Locations of outliers (in the term of the matrix coefficient values). The provided ranges of values in the corresponding row/col indicate potential of the simple scaling.

Parameters:
  • small (bool) – True/False for threshold of either small or large coefficients

  • thresh (int) – Magnitude of the threshold (in: int(log10(abs(coeff))), i.e. -7 denotes values < 10^(-6)).

  • max_rec (int) – Maximum number of processed coefficients.

plot_hist()[source]

Plot histograms.

Note

Not implemented.

print_statistics(lo_tail: int = -7, up_tail: int = 6)[source]

Basic statistics of the matrix coefficients.

Focus on distributions of magnitudes of non-zero coefficients represented by values of int(log10(abs(coeff))). Additionally, tails (low and upp) of the distributions are reported.

Parameters:
  • lo_tail (int) – Magnitude order of the low-tail (-7 denotes values < 10^(-6)).

  • up_tail (int) – Magnitude order of the upper-tail (6 denotes values >= 10^6).

read_mps(fname)[source]

Process the MPS file.

row_att(row_seq: int, row_name: str, row_type: str, sec_name: str, val: float = 0.0)[source]

Process values defined in ROWS, RHS and RANGES sections

The corresponding row attributes are stored or updated.

While processing the ROWS section the row attributes are initialized to the default (for the corresponding row type) values. The attributes are updated for optionally defined values in the (also optional) RHS and RANGES sections. The interpretation of the MPS-format (in particular of values in the RANGES section) follows the original MPS standard, see e.g., “Advanced Linear Programming,” by Bruce A. Murtagh. or the standard summary at https://lpsolve.sourceforge.net/5.5/mps-format.htm .

Parameters:
  • row_seq (int) – Position of row in dictionaries and the matrix df.
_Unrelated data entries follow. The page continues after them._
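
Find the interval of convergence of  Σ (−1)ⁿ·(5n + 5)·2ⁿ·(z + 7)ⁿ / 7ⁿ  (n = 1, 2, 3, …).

By the ratio test, |a_{n+1}/a_n| = [(5(n+1) + 5)/(5n + 5)] · 2/7 → 2/7.
Thus R = 1/(2/7) = 7/2.
Endpoint z = -7/2: the terms have absolute value of order n, which does not tend to 0, so the series diverges by the divergence test.
Check z = -21/2: the n-th term does not approach 0; divergence by the term test.

(-21/2, -7/2)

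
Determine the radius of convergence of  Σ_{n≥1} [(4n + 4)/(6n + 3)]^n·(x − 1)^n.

Root test: |a_n|^(1/n) = (4n + 4)/(6n + 3) → 2/3.
The series converges when 2/3 · |x − 1| < 1, giving R = 3/2.

R = 3/2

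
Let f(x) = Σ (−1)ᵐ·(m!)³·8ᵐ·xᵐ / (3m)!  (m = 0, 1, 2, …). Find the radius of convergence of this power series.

Ratio test: |a_{m+1}/a_m| = (m+1)³/[(3m+1)·(3m+2)·(3m+3)] · 8 → 8/27 as m → ∞.
Thus R = 1/(8/27) = 27/8.

R = 27/8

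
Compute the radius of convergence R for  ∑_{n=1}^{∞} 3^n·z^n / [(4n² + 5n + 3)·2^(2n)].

R = 4/3

Apply the ratio test: |a_{n+1}| / |a_n| = [(4n² + 5n + 3)/(4(n+1)² + 5(n+1) + 3)] · 3/4, which tends to 3/4 as n → ∞.
The series converges when 3/4 · |z| < 1, giving R = 4/3.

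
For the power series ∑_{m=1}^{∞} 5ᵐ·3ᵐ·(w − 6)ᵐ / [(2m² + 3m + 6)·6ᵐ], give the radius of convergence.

R = 2/5

Ratio test: |a_{m+1}/a_m| = [(2m² + 3m + 6)/(2(m+1)² + 3(m+1) + 6)] · 5·3/6 → 5/2 as m → ∞.
Thus R = 1/(5/2) = 2/5.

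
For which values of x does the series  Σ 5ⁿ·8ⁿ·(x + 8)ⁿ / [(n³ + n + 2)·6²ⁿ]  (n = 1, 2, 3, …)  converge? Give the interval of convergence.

Ratio test: |a_{n+1}/a_n| = [(n³ + n + 2)/((n+1)³ + (n+1) + 2)] · 5·8/36 → 10/9 as n → ∞.
The series converges when 10/9 · |x + 8| < 1, giving R = 9/10.
Endpoint x = -71/10: the terms are on the order of 1/n³, so the series converges absolutely by comparison with the p-series (p = 3 > 1).
At x = -89/10: the terms are on the order of 1/n³, so the series converges absolutely by comparison with the p-series (p = 3 > 1).

[-89/10, -71/10]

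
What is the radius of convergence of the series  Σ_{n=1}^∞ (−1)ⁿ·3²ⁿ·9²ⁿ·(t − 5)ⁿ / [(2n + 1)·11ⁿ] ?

R = 11/729

Ratio test: |a_{n+1}/a_n| = [(2n + 1)/(2(n+1) + 1)] · 9·81/11 → 729/11 as n → ∞.
Thus R = 1/(729/11) = 11/729.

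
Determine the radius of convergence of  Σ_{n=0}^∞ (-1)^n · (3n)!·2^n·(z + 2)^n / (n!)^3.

The ratio of consecutive coefficients is (3n+1)·(3n+2)·(3n+3)/(n+1)³ · 2 → 54.
The series converges when 54 · |z + 2| < 1, giving R = 1/54.

R = 1/54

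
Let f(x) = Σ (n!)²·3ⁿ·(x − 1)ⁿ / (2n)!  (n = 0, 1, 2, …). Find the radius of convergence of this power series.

R = 4/3

The ratio of consecutive coefficients is (n+1)²/[(2n+1)·(2n+2)] · 3 → 3/4.
Hence the series converges for |x − 1| < 1/(3/4) = 4/3, so the radius of convergence is 4/3.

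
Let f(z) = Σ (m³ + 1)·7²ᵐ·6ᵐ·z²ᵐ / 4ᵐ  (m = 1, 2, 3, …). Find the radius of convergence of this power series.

R = √6/21

Ratio test: |a_{m+1}/a_m| = [((m+1)³ + 1)/(m³ + 1)] · 49·6/4 → 147/2 as m → ∞.
Since the exponent of z increases by 2 each term, convergence requires |z|² < 2/147, hence R = √6/21.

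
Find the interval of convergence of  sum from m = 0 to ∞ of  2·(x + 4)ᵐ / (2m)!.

(−∞, ∞)

Apply the ratio test: |a_{m+1}| / |a_m| = 2/2 · 1/[(2m+1)·(2m+2)], which tends to 0 as m → ∞.
Since the limit is 0 < 1 for every x, the series converges on all of ℝ and R = ∞.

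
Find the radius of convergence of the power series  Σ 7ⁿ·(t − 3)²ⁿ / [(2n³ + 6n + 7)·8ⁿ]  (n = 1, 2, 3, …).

R = 2√14/7

Ratio test: |a_{n+1}/a_n| = [(2n³ + 6n + 7)/(2(n+1)³ + 6(n+1) + 7)] · 7/8 → 7/8 as n → ∞.
Writing y = (t − 3)², the series in y has radius 8/7, so |t − 3| < √(8/7) and R = 2√14/7.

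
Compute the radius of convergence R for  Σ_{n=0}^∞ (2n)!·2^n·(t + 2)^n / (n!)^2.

Ratio test: |a_{n+1}/a_n| = (2n+1)·(2n+2)/(n+1)² · 2 → 8 as n → ∞.
Thus R = 1/(8) = 1/8.

R = 1/8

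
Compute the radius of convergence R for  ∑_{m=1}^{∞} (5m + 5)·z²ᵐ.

R = 1

The ratio of consecutive coefficients is (5(m+1) + 5)/(5m + 5) → 1.
Since the exponent of z increases by 2 each term, convergence requires |z|² < 1, hence R = 1.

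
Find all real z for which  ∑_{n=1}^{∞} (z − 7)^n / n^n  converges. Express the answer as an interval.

Applying the root test, |a_n|^(1/n) = 1/n → 0.
Since the n-th root of |a_n| tends to 0, the series converges for all real z; R = ∞.

(−∞, ∞)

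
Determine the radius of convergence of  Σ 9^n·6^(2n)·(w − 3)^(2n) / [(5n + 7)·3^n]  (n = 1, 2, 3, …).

Ratio test: |a_{n+1}/a_n| = [(5n + 7)/(5(n+1) + 7)] · 9·36/3 → 108 as n → ∞.
Since the exponent of (w − 3) increases by 2 each term, convergence requires |w − 3|² < 1/108, hence R = √3/18.

R = √3/18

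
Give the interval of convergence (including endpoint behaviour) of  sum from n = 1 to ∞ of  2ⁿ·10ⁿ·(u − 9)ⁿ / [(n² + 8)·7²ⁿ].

[131/20, 229/20]

Ratio test: |a_{n+1}/a_n| = [(n² + 8)/((n+1)² + 8)] · 2·10/49 → 20/49 as n → ∞.
Thus R = 1/(20/49) = 49/20.
When u = 229/20, the terms are on the order of 1/n², so the series converges absolutely by comparison with the p-series (p = 2 > 1).
Endpoint u = 131/20: absolute convergence follows by limit comparison with Σ 1/n².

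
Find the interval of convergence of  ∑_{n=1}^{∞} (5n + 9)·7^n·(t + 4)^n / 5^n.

(-33/7, -23/7)

Ratio test: |a_{n+1}/a_n| = [(5(n+1) + 9)/(5n + 9)] · 7/5 → 7/5 as n → ∞.
Convergence for |t + 4| · 7/5 < 1, i.e. |t + 4| < 5/7. So R = 5/7.
At t = -23/7: the terms do not tend to 0, so the series diverges.
At t = -33/7: the terms do not tend to 0, so the series diverges.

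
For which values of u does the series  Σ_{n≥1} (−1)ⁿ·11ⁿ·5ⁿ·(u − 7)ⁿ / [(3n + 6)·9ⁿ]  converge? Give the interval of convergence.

(376/55, 394/55]

The ratio of consecutive coefficients is [(3n + 6)/(3(n+1) + 6)] · 11·5/9 → 55/9.
Convergence for |u − 7| · 55/9 < 1, i.e. |u − 7| < 9/55. So R = 9/55.
Endpoint u = 394/55: an alternating series whose terms decrease to 0 in absolute value, so it converges by the Leibniz criterion.
When u = 376/55, the terms behave like c/n; limit comparison with the harmonic series gives divergence.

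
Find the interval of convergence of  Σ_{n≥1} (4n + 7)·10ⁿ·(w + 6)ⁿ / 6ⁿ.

(-33/5, -27/5)

By the ratio test, |a_{n+1}/a_n| = [(4(n+1) + 7)/(4n + 7)] · 10/6 → 5/3.
Convergence for |w + 6| · 5/3 < 1, i.e. |w + 6| < 3/5. So R = 3/5.
Endpoint w = -27/5: the terms have absolute value of order n, which does not tend to 0, so the series diverges by the divergence test.
Endpoint w = -33/5: the terms do not tend to 0, so the series diverges.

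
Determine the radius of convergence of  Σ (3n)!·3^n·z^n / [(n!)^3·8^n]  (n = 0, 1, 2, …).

Ratio test: |a_{n+1}/a_n| = (3n+1)·(3n+2)·(3n+3)/(n+1)³ · 3/8 → 81/8 as n → ∞.
Convergence for |z| · 81/8 < 1, i.e. |z| < 8/81. So R = 8/81.

R = 8/81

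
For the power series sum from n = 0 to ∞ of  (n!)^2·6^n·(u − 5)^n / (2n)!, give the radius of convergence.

Apply the ratio test: |a_{n+1}| / |a_n| = (n+1)²/[(2n+1)·(2n+2)] · 6, which tends to 3/2 as n → ∞.
Thus R = 1/(3/2) = 2/3.

R = 2/3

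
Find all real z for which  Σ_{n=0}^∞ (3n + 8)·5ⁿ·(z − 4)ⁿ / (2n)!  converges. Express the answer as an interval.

Apply the ratio test: |a_{n+1}| / |a_n| = (3(n+1) + 8)/(3n + 8) · 5 · 1/[(2n+1)·(2n+2)], which tends to 0 as n → ∞.
Since the limit is 0 < 1 for every z, the series converges on all of ℝ and R = ∞.

(−∞, ∞)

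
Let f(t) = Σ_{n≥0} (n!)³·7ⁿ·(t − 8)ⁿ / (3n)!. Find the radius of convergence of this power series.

Ratio test: |a_{n+1}/a_n| = (n+1)³/[(3n+1)·(3n+2)·(3n+3)] · 7 → 7/27 as n → ∞.
Hence the series converges for |t − 8| < 1/(7/27) = 27/7, so the radius of convergence is 27/7.

R = 27/7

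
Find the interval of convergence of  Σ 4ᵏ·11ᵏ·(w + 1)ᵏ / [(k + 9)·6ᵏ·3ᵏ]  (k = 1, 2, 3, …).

[-31/22, -13/22)

The ratio of consecutive coefficients is [(k + 9)/((k+1) + 9)] · 4·11/(6·3) → 22/9.
The series converges when 22/9 · |w + 1| < 1, giving R = 9/22.
Endpoint w = -13/22: comparison with the harmonic series Σ 1/k shows the series diverges.
At w = -31/22: an alternating series whose terms decrease to 0 in absolute value, so it converges by the Leibniz criterion.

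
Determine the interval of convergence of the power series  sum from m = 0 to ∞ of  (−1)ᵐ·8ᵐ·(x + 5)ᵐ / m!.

(−∞, ∞)

Ratio test: |a_{m+1}/a_m| = 8 · 1/(m+1) → 0 as m → ∞.
Since the limit is 0 < 1 for every x, the series converges on all of ℝ and R = ∞.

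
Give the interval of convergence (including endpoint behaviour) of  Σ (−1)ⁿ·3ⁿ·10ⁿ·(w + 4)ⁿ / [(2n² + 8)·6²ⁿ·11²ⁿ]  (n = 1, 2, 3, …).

[-746/5, 706/5]

Ratio test: |a_{n+1}/a_n| = [(2n² + 8)/(2(n+1)² + 8)] · 3·10/(36·121) → 5/726 as n → ∞.
Hence the series converges for |w + 4| < 1/(5/726) = 726/5, so the radius of convergence is 726/5.
When w = 706/5, absolute convergence follows by limit comparison with Σ 1/n².
Endpoint w = -746/5: the series is dominated by a constant times Σ 1/n², which converges (p = 2 > 1).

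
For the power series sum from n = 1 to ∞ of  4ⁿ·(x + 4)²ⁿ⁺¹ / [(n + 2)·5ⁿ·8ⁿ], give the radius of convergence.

The ratio of consecutive coefficients is [(n + 2)/((n+1) + 2)] · 4/(5·8) → 1/10.
Since the exponent of (x + 4) increases by 2 each term, convergence requires |x + 4|² < 10, hence R = √10.

R = √10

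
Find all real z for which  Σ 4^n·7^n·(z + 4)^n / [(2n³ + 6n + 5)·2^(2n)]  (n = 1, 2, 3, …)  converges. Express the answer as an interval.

Apply the ratio test: |a_{n+1}| / |a_n| = [(2n³ + 6n + 5)/(2(n+1)³ + 6(n+1) + 5)] · 4·7/4, which tends to 7 as n → ∞.
The series converges when 7 · |z + 4| < 1, giving R = 1/7.
Endpoint z = -27/7: the terms are on the order of 1/n³, so the series converges absolutely by comparison with the p-series (p = 3 > 1).
Endpoint z = -29/7: absolute convergence follows by limit comparison with Σ 1/n³.

[-29/7, -27/7]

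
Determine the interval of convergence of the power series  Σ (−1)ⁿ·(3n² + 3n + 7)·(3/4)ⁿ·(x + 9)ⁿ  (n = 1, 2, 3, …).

Ratio test: |a_{n+1}/a_n| = [(3(n+1)² + 3(n+1) + 7)/(3n² + 3n + 7)] · 3/4 → 3/4 as n → ∞.
Convergence for |x + 9| · 3/4 < 1, i.e. |x + 9| < 4/3. So R = 4/3.
Endpoint x = -23/3: the terms do not tend to 0, so the series diverges.
When x = -31/3, the n-th term does not approach 0; divergence by the term test.

(-31/3, -23/3)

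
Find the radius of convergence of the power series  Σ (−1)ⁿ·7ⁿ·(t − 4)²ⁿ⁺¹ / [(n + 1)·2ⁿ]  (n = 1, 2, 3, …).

By the ratio test, |a_{n+1}/a_n| = [(n + 1)/((n+1) + 1)] · 7/2 → 7/2.
Since the exponent of (t − 4) increases by 2 each term, convergence requires |t − 4|² < 2/7, hence R = √14/7.

R = √14/7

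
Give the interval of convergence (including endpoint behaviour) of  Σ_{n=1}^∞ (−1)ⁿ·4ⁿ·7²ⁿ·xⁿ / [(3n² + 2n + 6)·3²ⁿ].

[-9/196, 9/196]

The ratio of consecutive coefficients is [(3n² + 2n + 6)/(3(n+1)² + 2(n+1) + 6)] · 4·49/9 → 196/9.
The series converges when 196/9 · |x| < 1, giving R = 9/196.
Endpoint x = 9/196: the terms are on the order of 1/n², so the series converges absolutely by comparison with the p-series (p = 2 > 1).
Check x = -9/196: the terms are on the order of 1/n², so the series converges absolutely by comparison with the p-series (p = 2 > 1).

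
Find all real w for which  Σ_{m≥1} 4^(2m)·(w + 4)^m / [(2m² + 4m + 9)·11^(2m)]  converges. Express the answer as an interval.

[-185/16, 57/16]

Apply the ratio test: |a_{m+1}| / |a_m| = [(2m² + 4m + 9)/(2(m+1)² + 4(m+1) + 9)] · 16/121, which tends to 16/121 as m → ∞.
Thus R = 1/(16/121) = 121/16.
When w = 57/16, the series is dominated by a constant times Σ 1/m², which converges (p = 2 > 1).
At w = -185/16: absolute convergence follows by limit comparison with Σ 1/m².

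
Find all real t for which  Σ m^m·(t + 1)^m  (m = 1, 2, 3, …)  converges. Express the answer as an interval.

{-1}

By the Cauchy root test, |a_m|^(1/m) = m → ∞.
The root grows without bound, so R = 0 (convergence only at t = -1).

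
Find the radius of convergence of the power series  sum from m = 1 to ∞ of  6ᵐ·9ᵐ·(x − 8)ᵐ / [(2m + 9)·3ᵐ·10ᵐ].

Ratio test: |a_{m+1}/a_m| = [(2m + 9)/(2(m+1) + 9)] · 6·9/(3·10) → 9/5 as m → ∞.
Convergence for |x − 8| · 9/5 < 1, i.e. |x − 8| < 5/9. So R = 5/9.

R = 5/9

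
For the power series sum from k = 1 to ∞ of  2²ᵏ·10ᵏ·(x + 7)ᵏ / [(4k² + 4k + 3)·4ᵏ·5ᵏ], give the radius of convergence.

R = 1/2

Apply the ratio test: |a_{k+1}| / |a_k| = [(4k² + 4k + 3)/(4(k+1)² + 4(k+1) + 3)] · 4·10/(4·5), which tends to 2 as k → ∞.
Thus R = 1/(2) = 1/2.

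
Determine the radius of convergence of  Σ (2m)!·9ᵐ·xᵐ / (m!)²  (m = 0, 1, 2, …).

R = 1/36

Apply the ratio test: |a_{m+1}| / |a_m| = (2m+1)·(2m+2)/(m+1)² · 9, which tends to 36 as m → ∞.
The series converges when 36 · |x| < 1, giving R = 1/36.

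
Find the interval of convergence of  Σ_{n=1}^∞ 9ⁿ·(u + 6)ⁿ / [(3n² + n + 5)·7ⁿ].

The ratio of consecutive coefficients is [(3n² + n + 5)/(3(n+1)² + (n+1) + 5)] · 9/7 → 9/7.
The series converges when 9/7 · |u + 6| < 1, giving R = 7/9.
At u = -47/9: absolute convergence follows by limit comparison with Σ 1/n².
Check u = -61/9: absolute convergence follows by limit comparison with Σ 1/n².

[-61/9, -47/9]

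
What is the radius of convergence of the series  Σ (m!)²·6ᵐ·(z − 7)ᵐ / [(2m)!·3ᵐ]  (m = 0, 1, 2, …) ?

R = 2

Ratio test: |a_{m+1}/a_m| = (m+1)²/[(2m+1)·(2m+2)] · 6/3 → 1/2 as m → ∞.
Thus R = 1/(1/2) = 2.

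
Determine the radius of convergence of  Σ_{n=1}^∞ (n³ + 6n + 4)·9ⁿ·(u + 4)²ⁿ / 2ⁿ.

By the ratio test, |a_{n+1}/a_n| = [((n+1)³ + 6(n+1) + 4)/(n³ + 6n + 4)] · 9/2 → 9/2.
Writing y = (u + 4)², the series in y has radius 2/9, so |u + 4| < √(2/9) and R = √2/3.

R = √2/3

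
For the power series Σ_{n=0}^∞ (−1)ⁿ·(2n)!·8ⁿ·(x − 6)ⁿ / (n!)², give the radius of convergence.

By the ratio test, |a_{n+1}/a_n| = (2n+1)·(2n+2)/(n+1)² · 8 → 32.
Hence the series converges for |x − 6| < 1/(32) = 1/32, so the radius of convergence is 1/32.

R = 1/32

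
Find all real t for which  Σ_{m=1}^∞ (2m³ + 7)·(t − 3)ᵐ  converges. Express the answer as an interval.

Apply the ratio test: |a_{m+1}| / |a_m| = (2(m+1)³ + 7)/(2m³ + 7), which tends to 1 as m → ∞.
So the series converges when |t − 3| < 1 and diverges when |t − 3| > 1; R = 1.
Endpoint t = 4: the terms have absolute value of order m³, which does not tend to 0, so the series diverges by the divergence test.
Check t = 2: the m-th term does not approach 0; divergence by the term test.

(2, 4)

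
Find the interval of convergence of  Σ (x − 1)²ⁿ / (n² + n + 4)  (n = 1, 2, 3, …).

[0, 2]

By the ratio test, |a_{n+1}/a_n| = (n² + n + 4)/((n+1)² + (n+1) + 4) → 1.
Writing y = (x − 1)², the series in y has radius 1, so |x − 1| < √(1) = 1 and R = 1.
When x = 2, the series is dominated by a constant times Σ 1/n², which converges (p = 2 > 1).
Endpoint x = 0: the series is dominated by a constant times Σ 1/n², which converges (p = 2 > 1).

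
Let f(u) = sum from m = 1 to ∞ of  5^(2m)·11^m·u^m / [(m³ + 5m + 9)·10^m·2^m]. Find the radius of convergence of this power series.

R = 4/55

By the ratio test, |a_{m+1}/a_m| = [(m³ + 5m + 9)/((m+1)³ + 5(m+1) + 9)] · 25·11/(10·2) → 55/4.
Hence the series converges for |u| < 1/(55/4) = 4/55, so the radius of convergence is 4/55.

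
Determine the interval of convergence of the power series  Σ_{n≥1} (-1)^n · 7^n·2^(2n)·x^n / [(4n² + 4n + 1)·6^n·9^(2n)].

[-243/14, 243/14]

Ratio test: |a_{n+1}/a_n| = [(4n² + 4n + 1)/(4(n+1)² + 4(n+1) + 1)] · 7·4/(6·81) → 14/243 as n → ∞.
Thus R = 1/(14/243) = 243/14.
Check x = 243/14: absolute convergence follows by limit comparison with Σ 1/n².
At x = -243/14: absolute convergence follows by limit comparison with Σ 1/n².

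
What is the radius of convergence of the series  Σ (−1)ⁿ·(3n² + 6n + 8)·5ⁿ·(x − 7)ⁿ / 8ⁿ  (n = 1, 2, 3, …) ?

The ratio of consecutive coefficients is [(3(n+1)² + 6(n+1) + 8)/(3n² + 6n + 8)] · 5/8 → 5/8.
Hence the series converges for |x − 7| < 1/(5/8) = 8/5, so the radius of convergence is 8/5.

R = 8/5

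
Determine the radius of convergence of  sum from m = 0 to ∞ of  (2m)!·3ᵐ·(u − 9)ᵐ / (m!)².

R = 1/12

By the ratio test, |a_{m+1}/a_m| = (2m+1)·(2m+2)/(m+1)² · 3 → 12.
Convergence for |u − 9| · 12 < 1, i.e. |u − 9| < 1/12. So R = 1/12.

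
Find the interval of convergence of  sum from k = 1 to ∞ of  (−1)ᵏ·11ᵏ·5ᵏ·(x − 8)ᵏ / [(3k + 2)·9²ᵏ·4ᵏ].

(116/55, 764/55]

By the ratio test, |a_{k+1}/a_k| = [(3k + 2)/(3(k+1) + 2)] · 11·5/(81·4) → 55/324.
Hence the series converges for |x − 8| < 1/(55/324) = 324/55, so the radius of convergence is 324/55.
Check x = 764/55: the terms alternate in sign and decrease monotonically to 0 in absolute value (size ~ c/k), so the alternating series test gives convergence.
When x = 116/55, the terms are asymptotic to a nonzero constant times 1/k, so the series diverges by limit comparison with Σ 1/k.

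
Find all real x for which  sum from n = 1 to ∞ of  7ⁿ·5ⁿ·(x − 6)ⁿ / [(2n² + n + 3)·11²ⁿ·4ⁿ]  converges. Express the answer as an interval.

By the ratio test, |a_{n+1}/a_n| = [(2n² + n + 3)/(2(n+1)² + (n+1) + 3)] · 7·5/(121·4) → 35/484.
Thus R = 1/(35/484) = 484/35.
When x = 694/35, absolute convergence follows by limit comparison with Σ 1/n².
Endpoint x = -274/35: the terms are on the order of 1/n², so the series converges absolutely by comparison with the p-series (p = 2 > 1).

[-274/35, 694/35]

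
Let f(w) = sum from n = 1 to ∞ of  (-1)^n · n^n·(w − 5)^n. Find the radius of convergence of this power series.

Root test: |a_n|^(1/n) = n → ∞.
The root grows without bound, so R = 0 (convergence only at w = 5).

R = 0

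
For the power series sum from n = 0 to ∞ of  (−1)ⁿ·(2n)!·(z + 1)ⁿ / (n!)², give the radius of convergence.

R = 1/4

Ratio test: |a_{n+1}/a_n| = (2n+1)·(2n+2)/(n+1)² → 4 as n → ∞.
Hence the series converges for |z + 1| < 1/(4) = 1/4, so the radius of convergence is 1/4.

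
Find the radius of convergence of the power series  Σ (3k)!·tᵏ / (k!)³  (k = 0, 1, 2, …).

The ratio of consecutive coefficients is (3k+1)·(3k+2)·(3k+3)/(k+1)³ → 27.
Hence the series converges for |t| < 1/(27) = 1/27, so the radius of convergence is 1/27.

R = 1/27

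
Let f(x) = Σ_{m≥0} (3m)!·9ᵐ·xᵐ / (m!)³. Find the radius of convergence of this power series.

Apply the ratio test: |a_{m+1}| / |a_m| = (3m+1)·(3m+2)·(3m+3)/(m+1)³ · 9, which tends to 243 as m → ∞.
Convergence for |x| · 243 < 1, i.e. |x| < 1/243. So R = 1/243.

R = 1/243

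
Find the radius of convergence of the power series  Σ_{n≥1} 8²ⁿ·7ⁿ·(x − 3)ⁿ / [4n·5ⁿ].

R = 5/448

Apply the ratio test: |a_{n+1}| / |a_n| = [4n/4(n+1)] · 64·7/5, which tends to 448/5 as n → ∞.
Convergence for |x − 3| · 448/5 < 1, i.e. |x − 3| < 5/448. So R = 5/448.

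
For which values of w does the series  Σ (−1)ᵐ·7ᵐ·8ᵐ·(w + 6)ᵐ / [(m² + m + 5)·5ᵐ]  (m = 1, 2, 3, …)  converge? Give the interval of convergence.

By the ratio test, |a_{m+1}/a_m| = [(m² + m + 5)/((m+1)² + (m+1) + 5)] · 7·8/5 → 56/5.
The series converges when 56/5 · |w + 6| < 1, giving R = 5/56.
Check w = -331/56: the terms are on the order of 1/m², so the series converges absolutely by comparison with the p-series (p = 2 > 1).
Endpoint w = -341/56: the terms are on the order of 1/m², so the series converges absolutely by comparison with the p-series (p = 2 > 1).

[-341/56, -331/56]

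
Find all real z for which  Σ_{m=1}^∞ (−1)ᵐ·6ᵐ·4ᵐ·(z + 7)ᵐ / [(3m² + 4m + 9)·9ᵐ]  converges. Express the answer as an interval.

By the ratio test, |a_{m+1}/a_m| = [(3m² + 4m + 9)/(3(m+1)² + 4(m+1) + 9)] · 6·4/9 → 8/3.
Thus R = 1/(8/3) = 3/8.
Check z = -53/8: the series is dominated by a constant times Σ 1/m², which converges (p = 2 > 1).
At z = -59/8: the series is dominated by a constant times Σ 1/m², which converges (p = 2 > 1).

[-59/8, -53/8]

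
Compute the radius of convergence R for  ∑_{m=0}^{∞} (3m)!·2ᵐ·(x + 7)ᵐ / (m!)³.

Ratio test: |a_{m+1}/a_m| = (3m+1)·(3m+2)·(3m+3)/(m+1)³ · 2 → 54 as m → ∞.
Convergence for |x + 7| · 54 < 1, i.e. |x + 7| < 1/54. So R = 1/54.

R = 1/54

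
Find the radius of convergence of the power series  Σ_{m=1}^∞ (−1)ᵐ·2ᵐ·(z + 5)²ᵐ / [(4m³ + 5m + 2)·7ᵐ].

By the ratio test, |a_{m+1}/a_m| = [(4m³ + 5m + 2)/(4(m+1)³ + 5(m+1) + 2)] · 2/7 → 2/7.
Writing y = (z + 5)², the series in y has radius 7/2, so |z + 5| < √(7/2) and R = √14/2.

R = √14/2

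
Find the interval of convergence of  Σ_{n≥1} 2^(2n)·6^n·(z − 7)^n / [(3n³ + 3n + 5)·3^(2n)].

[53/8, 59/8]

Apply the ratio test: |a_{n+1}| / |a_n| = [(3n³ + 3n + 5)/(3(n+1)³ + 3(n+1) + 5)] · 4·6/9, which tends to 8/3 as n → ∞.
The series converges when 8/3 · |z − 7| < 1, giving R = 3/8.
When z = 59/8, the series is dominated by a constant times Σ 1/n³, which converges (p = 3 > 1).
When z = 53/8, the terms are on the order of 1/n³, so the series converges absolutely by comparison with the p-series (p = 3 > 1).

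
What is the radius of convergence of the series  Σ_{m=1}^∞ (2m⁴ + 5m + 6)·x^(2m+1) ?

By the ratio test, |a_{m+1}/a_m| = (2(m+1)⁴ + 5(m+1) + 6)/(2m⁴ + 5m + 6) → 1.
Writing y = x², the series in y has radius 1, so |x| < √(1) = 1 and R = 1.

R = 1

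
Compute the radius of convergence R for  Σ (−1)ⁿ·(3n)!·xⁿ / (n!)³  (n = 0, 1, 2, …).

R = 1/27

The ratio of consecutive coefficients is (3n+1)·(3n+2)·(3n+3)/(n+1)³ → 27.
The series converges when 27 · |x| < 1, giving R = 1/27.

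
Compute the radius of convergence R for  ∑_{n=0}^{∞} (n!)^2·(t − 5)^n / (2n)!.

R = 4

Apply the ratio test: |a_{n+1}| / |a_n| = (n+1)²/[(2n+1)·(2n+2)], which tends to 1/4 as n → ∞.
Thus R = 1/(1/4) = 4.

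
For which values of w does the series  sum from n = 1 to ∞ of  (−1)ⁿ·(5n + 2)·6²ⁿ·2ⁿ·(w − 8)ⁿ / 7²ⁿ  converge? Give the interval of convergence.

Apply the ratio test: |a_{n+1}| / |a_n| = [(5(n+1) + 2)/(5n + 2)] · 36·2/49, which tends to 72/49 as n → ∞.
Convergence for |w − 8| · 72/49 < 1, i.e. |w − 8| < 49/72. So R = 49/72.
Check w = 625/72: the n-th term does not approach 0; divergence by the term test.
At w = 527/72: the terms have absolute value of order n, which does not tend to 0, so the series diverges by the divergence test.

(527/72, 625/72)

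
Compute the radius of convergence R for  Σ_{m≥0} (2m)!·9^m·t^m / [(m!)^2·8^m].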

  • row_name (str) – Row name (defined in the ROWS section).

  • row_type (str) – Row type (defined in the ROWS section).

  • sec_name (str) – Identifies the MPS section: either ‘rows’ (for initialization) or ‘rhs’ or ‘ranges’ (for updates).

  • val (float) – Value of the row attribute defining either lo_bnd or up_bnd of the row (the type checked while processing the MPS section).